I do a lot of networking.  Not just a little, I do a LOT.  My job is to connect the dots between our company and our clients so that we can literally help build our communities.  To do that I rub elbows with a lot of industry colleagues, every week.  Because of this, you’d imagine that it comes naturally for me to “work a room.”  You know what working a room is: navigating a networking event (think cocktail party for business) and connecting with colleagues or even perfect strangers in a meaningful way.  Well, I’ll tell you a secret.  I used to be horrible at it.  I was the one huddled on the sidelines with the one or two other people I knew, awkward and (I was certain) obvious.

But I had to learn and, like any good engineer, I came up with a tool belt of techniques that turns networking from awkward into awesome:

  1. Before going to the event make a goal. It might be “Meet three new people and find out what they love to do”; or (having asked for the guest list ahead of time, which is often available from the organizers) “Connect with Jane Doe, John Smith, and Gordon Dalrymple.”  And (this is important) once you’ve substantially met your goal give yourself permission to leave.  That takes a LOT of pressure off.
  2. A valued colleague, who tends to get scared when entering a room full of strangers shared this tip: If you’re scared you tend to breathe shallowly and give off the “I’m not really approachable” vibe.  The first step when entering a function?  Breathe deeply.  It will change that vibe and change your whole experience!

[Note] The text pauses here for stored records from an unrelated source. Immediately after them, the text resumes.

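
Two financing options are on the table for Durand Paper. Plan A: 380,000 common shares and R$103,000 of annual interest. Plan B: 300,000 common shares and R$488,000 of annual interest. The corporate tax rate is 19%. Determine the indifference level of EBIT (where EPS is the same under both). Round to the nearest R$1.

R$1,931,750

Set EPS_A = EPS_B: (EBIT − R$103,000)(1 − 0.19) ÷ 380,000 = (EBIT − R$488,000)(1 − 0.19) ÷ 300,000.
Cancelling (1 − t) and cross-multiplying: 300,000·(EBIT − 103,000) = 380,000·(EBIT − 488,000).
EBIT × (380,000 − 300,000) = 488,000 × 380,000 − 103,000 × 300,000 = 154,540,000,000, so EBIT = 154,540,000,000 ÷ 80,000 = 1,931,750.00.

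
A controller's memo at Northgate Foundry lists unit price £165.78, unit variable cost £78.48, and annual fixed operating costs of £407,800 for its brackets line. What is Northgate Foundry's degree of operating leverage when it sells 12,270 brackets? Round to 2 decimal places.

1.61

Total contribution margin = 12,270 × £87.30 = £1,071,171.00.
Operating income = contribution − fixed costs = £1,071,171.00 − £407,800 = £663,371.00.
DOL = contribution ÷ EBIT = £1,071,171.00 ÷ £663,371.00 = 1.6147.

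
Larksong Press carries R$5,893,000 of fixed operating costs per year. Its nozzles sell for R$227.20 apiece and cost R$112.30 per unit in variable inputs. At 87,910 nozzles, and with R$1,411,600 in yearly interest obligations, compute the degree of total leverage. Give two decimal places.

3.61

At 87,910 units, contribution = 87,910 × R$114.90 = R$10,100,859.00.
Operating income = contribution − fixed costs = R$10,100,859.00 − R$5,893,000 = R$4,207,859.00. Interest = R$1,411,600.00, so EBIT − I = R$2,796,259.00.
Degree of total leverage = total CM / (EBIT − interest) = R$10,100,859.00 / R$2,796,259.00 = 3.6123.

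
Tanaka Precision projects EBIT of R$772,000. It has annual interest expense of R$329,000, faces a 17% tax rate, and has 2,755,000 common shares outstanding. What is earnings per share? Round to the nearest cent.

R$0.13

Pre-tax income = R$772,000 − R$329,000.00 = R$443,000.00.
Net income = R$443,000.00 × (1 − 0.17) = R$367,690.00.
EPS = R$367,690.00 ÷ 2,755,000 = R$0.13.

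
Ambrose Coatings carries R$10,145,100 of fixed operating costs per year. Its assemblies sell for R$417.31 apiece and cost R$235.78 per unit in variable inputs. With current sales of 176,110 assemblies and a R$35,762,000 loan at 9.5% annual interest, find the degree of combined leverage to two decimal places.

Total contribution margin = 176,110 × R$181.53 = R$31,969,248.30.
EBIT = R$31,969,248.30 − R$10,145,100 = R$21,824,148.30. Interest = R$3,397,390.00, so EBIT − I = R$18,426,758.30.
DCL = contribution ÷ (EBIT − I) = R$31,969,248.30 ÷ R$18,426,758.30 = 1.7349.

1.73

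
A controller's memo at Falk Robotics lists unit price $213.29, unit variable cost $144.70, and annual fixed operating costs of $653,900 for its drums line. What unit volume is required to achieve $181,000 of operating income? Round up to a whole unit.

Unit CM = price − variable cost = $213.29 − $144.70 = $68.59.
Units = (FC + target) / CM = ($653,900 + $181,000) / $68.59 = 12,172.33, so 12,173 drums.

12,173 drums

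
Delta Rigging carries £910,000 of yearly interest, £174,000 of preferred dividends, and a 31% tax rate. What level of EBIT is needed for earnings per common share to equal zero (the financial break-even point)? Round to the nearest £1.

Preferred dividends are paid after tax, so their pre-tax equivalent is £174,000 ÷ (1 − 0.31) = £252,173.91.
EPS = 0 when EBIT covers interest plus the pre-tax preferred burden: £910,000 + £252,173.91 = £1,162,173.91.

£1,162,174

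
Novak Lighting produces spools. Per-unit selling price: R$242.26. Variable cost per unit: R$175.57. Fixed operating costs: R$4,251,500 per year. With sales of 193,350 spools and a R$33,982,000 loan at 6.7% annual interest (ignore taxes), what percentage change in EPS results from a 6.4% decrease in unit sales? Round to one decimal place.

-13.0%

Total contribution margin = 193,350 × R$66.69 = R$12,894,511.50.
EBIT = R$12,894,511.50 − R$4,251,500 = R$8,643,011.50.
After interest of R$2,276,794.00, pre-tax earnings = R$6,366,217.50.
Degree of combined leverage = contribution ÷ (EBIT − I) = R$12,894,511.50 ÷ R$6,366,217.50 = 2.0255.
EPS therefore changes by 2.0255 × (-6.4%) = -13.0%.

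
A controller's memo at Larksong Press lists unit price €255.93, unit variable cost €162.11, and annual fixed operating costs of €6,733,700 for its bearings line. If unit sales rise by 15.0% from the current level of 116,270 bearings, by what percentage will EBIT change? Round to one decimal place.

+39.2%

At 116,270 units, contribution = 116,270 × €93.82 = €10,908,451.40.
Operating income = contribution − fixed costs = €10,908,451.40 − €6,733,700 = €4,174,751.40.
So DOL = total CM / EBIT = €10,908,451.40 / €4,174,751.40 = 2.6130.
So EBIT moves 2.6130 × (+15.0%) = +39.2%.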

  3. When entering the event, do NOT stop after coming through the front door. Walk, with purpose through the group towards the other end of the room.  While walking, scan the crowd for people you’d like to talk with and discern how you’ll join groups.  Often, there’s a bar or food table in the back of any event, so walking through is natural.  Believe me, it is a lot less obvious than standing stock still at the front door.  Extra tip: note those who are standing alone; they would probably be grateful if you introduce yourself!
  4. When joining a group enter across from someone you know or who looks nice enough to let you in. This way they will see you and can work to include you in the group.
  5. Unless you are best friends with all those in the group, extend your hand, make eye contact and introduce yourself by name: “I’m Laura Reinbold, it’s a pleasure to see you.” Especially if you aren’t wearing a name tag! Even acquaintances forget your name in the fray and those around will remember you better.
  6. Have some small talk questions ready and a story or two. A current event works great:  the latest sporting exploit; industry accomplishment in the community; or something relevant to the event itself.  One question that works well is “How are you connected to (this event) (the hosts)?”
  7. While food and beverages are usually abundant, resist eating too much or, worse, over indulging. It’s hard to walk around balancing a plate of food and a wine glass, and still talk professionally.  Choose one at a time. And having that second or third glass of free wine might be economical but it might not serve you well, conversationally.  Nurse that cabernet.
  8. When it’s time to go, or leave a group of colleagues, simply say “It was lovely to see you; I hope you enjoy the rest of your evening.” No need for long explanations — everyone is there to move around.
  9. Lastly, relax and be yourself. The more relaxed and comfortable you are, the more you will make others feel comfortable and THAT will make a great impression!